Il va forcément y avoir un moment de doute. Un départ en vacances, un projet perso ou — je ne vous le souhaite pas — un coup dur… Et vous allez vouloir retirer tout ou partie de vos économies. Dans certains cas de force majeure il est parfaitement normal de se renflouer : c’est ce qu’on appelle l’épargne de précaution. Mais apprenez à faire la distinction entre un cas de force majeure et une certaine forme d’auto-indulgence. Un weekend d’excès devrait être amorti par vos revenus courants, pas par vos économies durement amassées.

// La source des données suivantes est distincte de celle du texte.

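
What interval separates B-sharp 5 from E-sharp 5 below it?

Descending from B#5 to E#5 is the same interval as ascending E#5 to B#5.
E to B spans five letter names (E-F-G-A-B), so the interval is some kind of fifth.
The perfect fifth spans 7 semitones, and E#5 to B#5 is exactly 7 semitones — so this is a perfect fifth.

perfect fifth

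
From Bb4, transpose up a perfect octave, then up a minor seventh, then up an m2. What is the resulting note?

Bbb6

A perfect octave up from Bb4 is Bb5.
Up a minor seventh from Bb5: Ab6 (10 semitones up).
Up a minor second from Ab6: Bbb6 (1 semitone up).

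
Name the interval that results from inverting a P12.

First reduce the compound perfect twelfth to its simple form, a perfect fifth.
The rule of nine gives the new number: 9 − 5 = 4, so a fifth becomes a fourth.
Quality inverts too: perfect stays perfect. That makes the inversion a perfect fourth.

P4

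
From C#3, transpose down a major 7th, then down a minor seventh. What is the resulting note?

A major seventh down from C#3 is D2.
A minor seventh down from D2 is E1.

E1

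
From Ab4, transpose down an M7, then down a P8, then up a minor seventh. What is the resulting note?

Down a major seventh from Ab4: Bbb3 (11 semitones down).
Bbb3 down a perfect octave → Bbb2 (12 semitones).
A minor seventh up from Bbb2 is Abb3.

Abb3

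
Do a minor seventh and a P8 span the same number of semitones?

A minor seventh spans 10 semitones; a perfect octave spans 12 semitones. They differ by 2.

No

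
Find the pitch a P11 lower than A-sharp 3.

E-sharp 2

Four letters down from A (plus an octave) reaches E.
Moving 17 semitones down from A#3 (the size of a perfect eleventh) reaches E#2.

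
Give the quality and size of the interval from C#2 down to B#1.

m2

Descending from C#2 to B#1 is the same interval as ascending B#1 to C#2.
B to C spans two letter names (B-C), so the interval is some kind of second.
At 1 semitone, B#1→C#2 falls one short of a major second: minor.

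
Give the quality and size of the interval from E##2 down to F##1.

M7

Descending from E##2 to F##1 is the same interval as ascending F##1 to E##2.
F to E spans seven letter names (F-G-A-B-C-D-E) — that makes it a seventh of some quality.
F##1 to E##2 is 11 semitones, matching the major seventh exactly, so the quality is major.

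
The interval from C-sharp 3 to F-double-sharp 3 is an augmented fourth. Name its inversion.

Interval numbers invert to sum to nine: 4 + 5 = 9, so a fourth inverts to a fifth.
Quality inverts too: augmented becomes diminished. That makes the inversion a diminished fifth.

diminished 5th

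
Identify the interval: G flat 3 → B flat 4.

G to B spans three letter names (G-A-B), plus an octave, so the interval is some kind of tenth.
Gb3 to Bb4 is 16 semitones, matching the major tenth exactly, so the quality is major.
(Equivalently, a compound major third: a major third plus an octave.)

M10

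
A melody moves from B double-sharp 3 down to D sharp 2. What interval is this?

Descending from B##3 to D#2 is the same interval as ascending D#2 to B##3.
D to B spans six letter names (D-E-F-G-A-B), plus an octave: a thirteenth.
A major thirteenth would be 21 semitones; D#2 to B##3 is 22, one semitone wider, so the interval is augmented.
(Equivalently, a compound augmented sixth: an augmented sixth plus an octave.)

augmented 13th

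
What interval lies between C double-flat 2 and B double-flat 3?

M14

C to B spans seven letter names (C-D-E-F-G-A-B), plus an octave: a fourteenth.
The major fourteenth spans 23 semitones, and Cbb2 to Bbb3 is exactly 23 semitones — so this is a major fourteenth.
(Equivalently, a compound major seventh: a major seventh plus an octave.)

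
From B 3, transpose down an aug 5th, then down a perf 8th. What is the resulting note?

Down an augmented fifth from B3: Eb3 (8 semitones down).
Down a perfect octave from Eb3: Eb2 (12 semitones down).

E flat 2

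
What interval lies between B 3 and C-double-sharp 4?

B to C spans two letter names (B-C): a second.
B3 to C##4 spans 3 semitones — one semitone wider than the major second (2) — giving an augmented second.

augmented second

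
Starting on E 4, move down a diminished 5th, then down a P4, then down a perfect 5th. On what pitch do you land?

Down a diminished fifth from E4: A#3 (6 semitones down).
Down a perfect fourth from A#3: E#3 (5 semitones down).
Down a perfect fifth from E#3: A#2 (7 semitones down).

A sharp 2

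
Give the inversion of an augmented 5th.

diminished fourth

The rule of nine gives the new number: 9 − 5 = 4, so a fifth becomes a fourth.
And augmented becomes diminished under inversion, so we get a diminished fourth.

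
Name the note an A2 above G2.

The second takes the letter from G up to A.
Moving 3 semitones up from G2 (the size of an augmented second) reaches A#2.

A#2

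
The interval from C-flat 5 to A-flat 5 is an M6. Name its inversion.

minor third

The rule of nine gives the new number: 9 − 6 = 3, so a sixth becomes a third.
The quality also flips — major becomes minor — giving a minor third.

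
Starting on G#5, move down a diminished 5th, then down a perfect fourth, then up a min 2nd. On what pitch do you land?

A#4

Down a diminished fifth from G#5: C##5 (6 semitones down).
C##5 down a perfect fourth → G##4 (5 semitones).
A minor second up from G##4 is A#4.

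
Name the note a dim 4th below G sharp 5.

D double-sharp 5

The fourth takes the letter from G down to D.
A diminished fourth is 4 semitones; 4 semitones down from G#5 gives D##5.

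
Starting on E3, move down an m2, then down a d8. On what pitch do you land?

A minor second down from E3 is D#3.
D#3 down a diminished octave → D##2 (11 semitones).

D##2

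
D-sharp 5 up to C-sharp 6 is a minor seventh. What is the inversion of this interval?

major second

Interval numbers invert to sum to nine: 7 + 2 = 9, so a seventh inverts to a second.
The quality also flips — minor becomes major — giving a major second.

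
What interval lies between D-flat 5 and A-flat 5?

perfect fifth

D to A spans five letter names (D-E-F-G-A), so the interval is some kind of fifth.
Db5 to Ab5 is 7 semitones, matching the perfect fifth exactly, so the quality is perfect.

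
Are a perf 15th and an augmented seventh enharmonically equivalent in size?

A perfect fifteenth spans 24 semitones; an augmented seventh spans 12 semitones. They differ by 12.

No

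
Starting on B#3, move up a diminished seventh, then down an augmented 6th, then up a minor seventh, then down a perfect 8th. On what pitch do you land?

A diminished seventh up from B#3 is A4.
A4 down an augmented sixth → Cb4 (10 semitones).
A minor seventh up from Cb4 is Bbb4.
Down a perfect octave from Bbb4: Bbb3 (12 semitones down).

Bbb3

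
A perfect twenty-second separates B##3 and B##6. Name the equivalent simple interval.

Each octave removed subtracts seven from the number: 22 − 14 = 8.
So a perfect twenty-second is 2 octaves plus a perfect octave. The quality is unchanged.

perfect 8th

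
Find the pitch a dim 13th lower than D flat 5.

Counting six letter names plus an octave down from D lands on F.
A diminished thirteenth is 19 semitones; 19 semitones down from Db5 gives F#3.

F sharp 3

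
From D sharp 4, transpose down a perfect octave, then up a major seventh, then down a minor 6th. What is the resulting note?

Down a perfect octave from D#4: D#3 (12 semitones down).
D#3 up a major seventh → C##4 (11 semitones).
C##4 down a minor sixth → E##3 (8 semitones).

E double-sharp 3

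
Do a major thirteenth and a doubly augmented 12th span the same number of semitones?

A major thirteenth spans 21 semitones, and a doubly augmented twelfth also spans 21 semitones — they're enharmonic.

Yes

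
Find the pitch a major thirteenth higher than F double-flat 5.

D double-flat 7

The thirteenth's letter: F up six letter names plus an octave → D.
Moving 21 semitones up from Fbb5 (the size of a major thirteenth) reaches Dbb7.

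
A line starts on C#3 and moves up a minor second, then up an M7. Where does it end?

C#4

A minor second up from C#3 is D3.
A major seventh up from D3 is C#4.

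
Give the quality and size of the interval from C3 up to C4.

C to C is the same letter name, plus an octave — that makes it an octave of some quality.
Counting semitones, C3→C4 is 12, which is the perfect octave.

perfect octave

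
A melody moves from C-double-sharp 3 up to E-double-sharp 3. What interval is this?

major third

C to E spans three letter names (C-D-E) — that makes it a third of some quality.
Counting semitones, C##3→E##3 is 4, which is the major third.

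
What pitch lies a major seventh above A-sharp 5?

The seventh takes the letter from A up to G.
Moving 11 semitones up from A#5 (the size of a major seventh) reaches G##6.

G-double-sharp 6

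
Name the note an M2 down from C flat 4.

The second takes the letter from C down to B.
A major second is 2 semitones; 2 semitones down from Cb4 gives Bbb3.

B double-flat 3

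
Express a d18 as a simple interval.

diminished fourth

Take out 2 octaves (14 from the number): 18 − 14 = 4.
That makes a diminished eighteenth a compound diminished fourth — 2 octaves plus a diminished fourth.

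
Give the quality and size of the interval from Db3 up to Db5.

D to D is the same letter name, plus 2 octaves, so the interval is some kind of fifteenth.
Db3 to Db5 is 24 semitones, matching the perfect fifteenth exactly, so the quality is perfect.
(Equivalently, a compound perfect octave: a perfect octave plus an octave.)

perfect 15th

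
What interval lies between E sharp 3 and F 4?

E to F spans two letter names (E-F), plus an octave — that makes it a ninth of some quality.
E#3 to F4 spans 12 semitones — two semitones narrower than the major ninth (14) — giving a diminished ninth.

diminished ninth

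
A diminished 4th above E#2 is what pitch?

The fourth takes the letter from E up to A.
A diminished fourth spans 4 semitones, so from E#2 the target pitch is A2.

A2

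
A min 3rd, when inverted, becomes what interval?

Interval numbers invert to sum to nine: 3 + 6 = 9, so a third inverts to a sixth.
The quality also flips — minor becomes major — giving a major sixth.

major sixth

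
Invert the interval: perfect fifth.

P4

Inverted interval numbers add to nine, so a fifth pairs with a fourth (5 + 4 = 9).
The quality also flips — perfect stays perfect — giving a perfect fourth.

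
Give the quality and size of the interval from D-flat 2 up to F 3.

D to F spans three letter names (D-E-F), plus an octave — that makes it a tenth of some quality.
Db2 to F3 is 16 semitones, matching the major tenth exactly, so the quality is major.
(Equivalently, a compound major third: a major third plus an octave.)

major tenth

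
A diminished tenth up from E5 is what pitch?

The tenth's letter: E up three letter names plus an octave → G.
A diminished tenth is 14 semitones; 14 semitones up from E5 gives Gb6.

Gb6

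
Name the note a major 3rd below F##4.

D#4

The third takes the letter from F down to D.
Moving 4 semitones down from F##4 (the size of a major third) reaches D#4.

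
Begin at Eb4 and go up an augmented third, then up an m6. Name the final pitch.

E5

Eb4 up an augmented third → G#4 (5 semitones).
G#4 up a minor sixth → E5 (8 semitones).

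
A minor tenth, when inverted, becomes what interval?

major sixth

First reduce the compound minor tenth to its simple form, a minor third.
Inverted interval numbers add to nine, so a third pairs with a sixth (3 + 6 = 9).
Quality inverts too: minor becomes major. That makes the inversion a major sixth.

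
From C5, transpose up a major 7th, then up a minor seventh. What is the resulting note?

A major seventh up from C5 is B5.
Up a minor seventh from B5: A6 (10 semitones up).

A6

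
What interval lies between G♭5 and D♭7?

perfect twelfth

G to D spans five letter names (G-A-B-C-D), plus an octave, so the interval is some kind of twelfth.
The perfect twelfth spans 19 semitones, and Gb5 to Db7 is exactly 19 semitones — so this is a perfect twelfth.
(Equivalently, a compound perfect fifth: a perfect fifth plus an octave.)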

L’épargne, tout comme le sport, est une lutte contre soi-même. Elle demande des efforts réguliers et n’offre de résultats que sur le long terme. C’est néanmoins une pratique saine, et qu’on ne commence jamais assez tôt.

N’oubliez pas : notre génération vivra sans doute 15 ans de plus que celle de nos grands-parents, avec la moitié de leur retraite. Si ce n’est pas pour vos enfants ou pour un projet personnel, faites le pour vous. Mettez de côté.